Première étape du cadre d’analyse fondé sur le par. 15(1) : démontrer que la loi crée, à première vue ou de par son effet, une distinction fondée sur un motif protégé.
[39] Deux questions se posent. Premièrement, selon quelle norme les tribunaux devraient‑ils mesurer l’effet en question? Deuxièmement, comment les demandeurs peuvent‑ils prouver cet effet?
[40] Il y a tout d’abord lieu de faire une différence entre un effet et un effet disproportionné. Toutes les lois sont censées avoir un certain effet sur les personnes; il ne suffit donc pas de démontrer que la loi a des effets sur un groupe protégé. À la première étape du critère du par. 15(1), les demandeurs doivent démontrer que la loi a un effetdisproportionné sur un groupe protégé par rapport aux personnes qui ne font pas partie de ce groupe. Autrement dit, le fait de laisser subsister un écart entre le traitement d’un groupe protégé et le traitement des personnes ne faisant pas partie de ce groupe ne viole pas le par. 15(1).
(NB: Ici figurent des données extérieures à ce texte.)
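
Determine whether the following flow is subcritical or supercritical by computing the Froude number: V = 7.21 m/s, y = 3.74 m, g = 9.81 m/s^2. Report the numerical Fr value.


The Froude number is defined as Fr = V / sqrt(g*y).
g*y = 9.81 * 3.74 = 36.6894.
sqrt(g*y) = sqrt(36.6894) = 6.0572.
Fr = 7.21 / 6.0572 = 1.1903.
Since Fr > 1, the flow is supercritical.

1.1903


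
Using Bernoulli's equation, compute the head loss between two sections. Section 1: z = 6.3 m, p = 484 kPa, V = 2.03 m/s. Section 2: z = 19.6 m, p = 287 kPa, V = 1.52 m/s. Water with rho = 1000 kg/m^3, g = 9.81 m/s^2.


Total head at each section: H = z + p/(rho*g) + V^2/(2g).
H1 = 6.3 + 484*1000/(1000*9.81) + 2.03^2/(2*9.81)
   = 6.3 + 49.337 + 0.21
   = 55.847 m.
H2 = 19.6 + 287*1000/(1000*9.81) + 1.52^2/(2*9.81)
   = 19.6 + 29.256 + 0.1178
   = 48.974 m.
h_L = H1 - H2 = 55.847 - 48.974 = 6.874 m.

6.874


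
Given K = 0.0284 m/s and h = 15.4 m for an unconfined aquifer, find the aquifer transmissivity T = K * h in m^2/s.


Transmissivity is defined as T = K * h.
T = 0.0284 * 15.4
  = 0.4374 m^2/s.

0.4374


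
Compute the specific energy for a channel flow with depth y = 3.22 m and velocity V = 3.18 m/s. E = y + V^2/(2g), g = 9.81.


Specific energy E = y + V^2/(2g).
Velocity head = V^2/(2g) = 3.18^2 / (2*9.81) = 10.1124 / 19.62 = 0.5154 m.
E = 3.22 + 0.5154 = 3.7354 m.

3.7354


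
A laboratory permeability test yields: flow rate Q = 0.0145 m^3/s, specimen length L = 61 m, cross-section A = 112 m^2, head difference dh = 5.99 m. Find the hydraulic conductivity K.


From K = Q*L / (A*dh):
Numerator: Q*L = 0.0145 * 61 = 0.8845.
Denominator: A*dh = 112 * 5.99 = 670.88.
K = 0.8845 / 670.88 = 0.001318 m/s.

0.001318


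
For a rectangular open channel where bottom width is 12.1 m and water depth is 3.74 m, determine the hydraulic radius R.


For a rectangular section:
Flow area A = b * y = 12.1 * 3.74 = 45.25 m^2.
Wetted perimeter P = b + 2y = 12.1 + 2*3.74 = 19.58 m.
Hydraulic radius R = A/P = 45.25 / 19.58 = 2.3112 m.

2.3112


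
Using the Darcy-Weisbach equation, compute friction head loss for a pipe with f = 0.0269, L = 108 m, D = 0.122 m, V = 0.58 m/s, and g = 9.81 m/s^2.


Darcy-Weisbach equation: h_f = f * (L/D) * V^2/(2g).
f * L/D = 0.0269 * 108/0.122 = 23.8131.
V^2/(2g) = 0.58^2 / (2*9.81) = 0.3364 / 19.62 = 0.0171 m.
h_f = 23.8131 * 0.0171 = 0.408 m.

0.408


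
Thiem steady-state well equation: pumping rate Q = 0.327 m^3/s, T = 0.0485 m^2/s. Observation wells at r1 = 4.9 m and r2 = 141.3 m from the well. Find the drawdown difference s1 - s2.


Thiem equation: s1 - s2 = Q/(2*pi*T) * ln(r2/r1).
ln(r2/r1) = ln(141.3/4.9) = 3.3617.
Q/(2*pi*T) = 0.327 / (2*pi*0.0485) = 0.327 / 0.3047 = 1.0731.
s1 - s2 = 1.0731 * 3.3617 = 3.6073 m.

3.6073


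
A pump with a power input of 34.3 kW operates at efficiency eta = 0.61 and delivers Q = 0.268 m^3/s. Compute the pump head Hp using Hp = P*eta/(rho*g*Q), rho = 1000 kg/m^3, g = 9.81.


Pump head formula: Hp = P * eta / (rho * g * Q).
Numerator: P * eta = 34.3 * 1000 * 0.61 = 20923.0 W.
Denominator: rho * g * Q = 1000 * 9.81 * 0.268 = 2629.08.
Hp = 20923.0 / 2629.08 = 7.96 m.

7.96


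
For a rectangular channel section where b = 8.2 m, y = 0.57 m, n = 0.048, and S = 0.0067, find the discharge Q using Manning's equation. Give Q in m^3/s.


For a rectangular channel, the cross-sectional area A = b * y = 8.2 * 0.57 = 4.67 m^2.
The wetted perimeter P = b + 2y = 8.2 + 2*0.57 = 9.34 m.
Hydraulic radius R = A/P = 4.67/9.34 = 0.5004 m.
Velocity V = (1/n)*R^(2/3)*S^(1/2) = (1/0.048)*0.5004^(2/3)*0.0067^(1/2) = 1.0749 m/s.
Discharge Q = A * V = 4.67 * 1.0749 = 5.024 m^3/s.

5.024


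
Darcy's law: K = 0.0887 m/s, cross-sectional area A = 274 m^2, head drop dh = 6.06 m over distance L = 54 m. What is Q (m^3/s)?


Darcy's law: Q = K * A * i, where i = dh/L.
Hydraulic gradient i = 6.06 / 54 = 0.112222.
Q = 0.0887 * 274 * 0.112222
  = 2.7274 m^3/s.

2.7274


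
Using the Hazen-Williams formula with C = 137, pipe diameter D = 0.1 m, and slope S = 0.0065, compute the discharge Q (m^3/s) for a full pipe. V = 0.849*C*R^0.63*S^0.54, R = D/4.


For a full circular pipe, R = D/4 = 0.1/4 = 0.025 m.
V = 0.849 * 137 * 0.025^0.63 * 0.0065^0.54
  = 0.849 * 137 * 0.097882 * 0.065913
  = 0.7504 m/s.
Pipe area A = pi*D^2/4 = pi*0.1^2/4 = 0.0079 m^2.
Q = A * V = 0.0079 * 0.7504 = 0.0059 m^3/s.

0.0059


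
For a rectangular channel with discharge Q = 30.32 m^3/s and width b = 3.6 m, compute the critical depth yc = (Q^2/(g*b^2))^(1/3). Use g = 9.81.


Using yc = (Q^2 / (g * b^2))^(1/3):
Q^2 = 30.32^2 = 919.3.
g * b^2 = 9.81 * 3.6^2 = 9.81 * 12.96 = 127.14.
Q^2 / (g*b^2) = 919.3 / 127.14 = 7.2306.
yc = 7.2306^(1/3) = 1.9337 m.

1.9337


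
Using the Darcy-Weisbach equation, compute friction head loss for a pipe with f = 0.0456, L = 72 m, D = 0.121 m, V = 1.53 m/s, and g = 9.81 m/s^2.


Darcy-Weisbach equation: h_f = f * (L/D) * V^2/(2g).
f * L/D = 0.0456 * 72/0.121 = 27.1339.
V^2/(2g) = 1.53^2 / (2*9.81) = 2.3409 / 19.62 = 0.1193 m.
h_f = 27.1339 * 0.1193 = 3.237 m.

3.237


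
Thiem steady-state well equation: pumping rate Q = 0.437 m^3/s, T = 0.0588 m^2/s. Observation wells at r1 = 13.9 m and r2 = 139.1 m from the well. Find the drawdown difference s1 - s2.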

[41] L’obligation de démontrer l’existence d’un effet disproportionné entraîne nécessairement un exercice de comparaison à la première étape. Comme l’a expliqué le juge McIntyre dans l’arrêt Andrews, « [l’égalité] est un concept comparatif dont la matérialisation ne peut être atteinte ou perçue que par comparaison avec la situation des autres dans le contexte socio‑politique où la question est soulevée » (p. 164; voir aussi Fraser, par. 55). Notre Cour n’exige plus un « groupe de comparaison aux caractéristiques identiques » (Withler, par. 55‑64; Fraser, par. 94). Toutefois, l’arrêt Withler confirme que la comparaison joue un rôle aux deux étapes de l’analyse fondée sur le par. 15(1). À la première étape, le mot « distinction » lui‑même implique que le demandeur est traité différemment des autres, que ce soit directement ou indirectement(Withler, par. 62, cité dans Fraser, par. 48).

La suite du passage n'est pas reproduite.